Every once and a while a gadget comes around that restores our faith in technology. The latest, a pair of smart glasses campaigning on Japanese Kickstarter-equivalent Campfire, takes a device many people fear and uses it to help those who have difficulty reading.
Dubbed Oton, these camera-equipped glasses use two built-in lenses to detect text and convert it into voice. On the sides of the glasses are tiny earphones that say the words out loud to assist those with dyslexia or other visual complications.
Attached to the glasses’ lenses is a mirror that reflects an image of the user’s eye up to one of the cameras so it can detect eye movements and blinking. When the wearer blinks, they take a photo of the text they are looking at. That image gets sent to a Raspberry Pi where it is analyzed for text. If it picks up words, they get deciphered and sent back as an audio message to the glasses’ earpiece. If the system is unable to detect words, a remote worker can come in and do the work manually.

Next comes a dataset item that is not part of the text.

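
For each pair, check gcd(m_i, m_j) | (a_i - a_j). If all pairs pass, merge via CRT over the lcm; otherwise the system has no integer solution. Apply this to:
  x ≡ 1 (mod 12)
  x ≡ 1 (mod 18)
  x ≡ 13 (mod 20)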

This same sort of technology is found in smartphone apps and built-in to Google’s translation service. However, looking through glasses is more natural and convenient than pointing a smartphone camera at text. Oton Glass says its product can be used by people with dyslexia, those with poor vision, and even tourists who can’t read a foreign language.
“The key is how we can let users experience the device as a part of their own body,” Oton Glass CEO Keisuke Shimakage told the Japanese Times. “Holding up a smartphone is not an instinctive human action, and it looks odd from the standpoint of other people as well. But seeing something through glasses is closer to people’s instinctive behavior. People often start to feel like glasses are part of their body as they use them.”
Oton Glass is now campaigning its first glasses on Campfire, a Japan-based crowdfunding platform. It hopes to make $93,800 and to sell each pair for $47. The company would eventually like to partner with non-profit organizations and hospitals so they can make them available to more people who need help reading.